I am just begging for someone to ground me, send me to my room and put me in time out. "Time out" as a behavioral intervention for preschoolers is frowned upon and in many cases prohibited. But I believe for adults--mothers, teachers, therapists, and especially artists and writers--it should be implemented frequently and for long periods of time. The formula for "time out" is one minute for each year of the child's life. For me that would be 62 minutes of glorious peace, quiet and creative time. I prescribe it for myself about three times a day so that morning, noon and night I can hide away and get something created. Unfortunately I cannot self medicate so I am doomed to wait patiently until some physician discovers that this is the best treatment and it has only healthy and positive side effects.
In time out I could read quietly, absorbing poems like mist on my skin instead of gobbling them up without a chance to fully appreciate the rhythm and the message. I could set out my paints and brushes, spread out some choice images and create a mixed media piece that could be the backdrop for the poem I would write in that third time out of the day.
Send me to my room, please, and lock the door.

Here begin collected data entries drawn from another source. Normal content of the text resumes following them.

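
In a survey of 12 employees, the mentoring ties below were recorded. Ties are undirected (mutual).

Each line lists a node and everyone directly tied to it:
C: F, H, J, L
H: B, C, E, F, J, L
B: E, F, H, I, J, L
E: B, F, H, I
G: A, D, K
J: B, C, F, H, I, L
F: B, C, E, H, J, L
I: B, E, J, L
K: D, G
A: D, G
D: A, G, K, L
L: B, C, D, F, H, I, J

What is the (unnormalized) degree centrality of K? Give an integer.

2

K is directly tied to D and G. That is 2 neighbors, so the degree of K is 2.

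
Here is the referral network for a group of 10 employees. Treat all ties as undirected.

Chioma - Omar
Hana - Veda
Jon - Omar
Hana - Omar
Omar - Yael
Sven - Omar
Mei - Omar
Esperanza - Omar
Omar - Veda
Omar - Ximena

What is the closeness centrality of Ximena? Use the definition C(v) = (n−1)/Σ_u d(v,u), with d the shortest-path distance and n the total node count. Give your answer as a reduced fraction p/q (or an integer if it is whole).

9/17

Distances from Ximena: Chioma:2, Esperanza:2, Hana:2, Jon:2, Mei:2, Omar:1, Sven:2, Veda:2, Yael:2. Sum = 17.
n = 10, so closeness = 9/17.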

Forget about me for a while so the similies and metaphors, plots and resolutions, color and images, can gather inside my head and array themselves in the most beautiful way. Leave me a fragrant mug of herbal tea, perhaps a small bit of dark chocolate, a CD of relaxing music and a scented candle. Set a vase of fresh lavender on my desk beside the notebook and pen. Turn off the ceiling light so the small natural light lamp on my desk creates a halo around me, sheltering me from the outside world, leaving me alone with my muse to explore and discover the next collage, poem or flash fiction. And if you forget about me for a while I won't mind. I won't even tell anyone. I'll be too busy writing.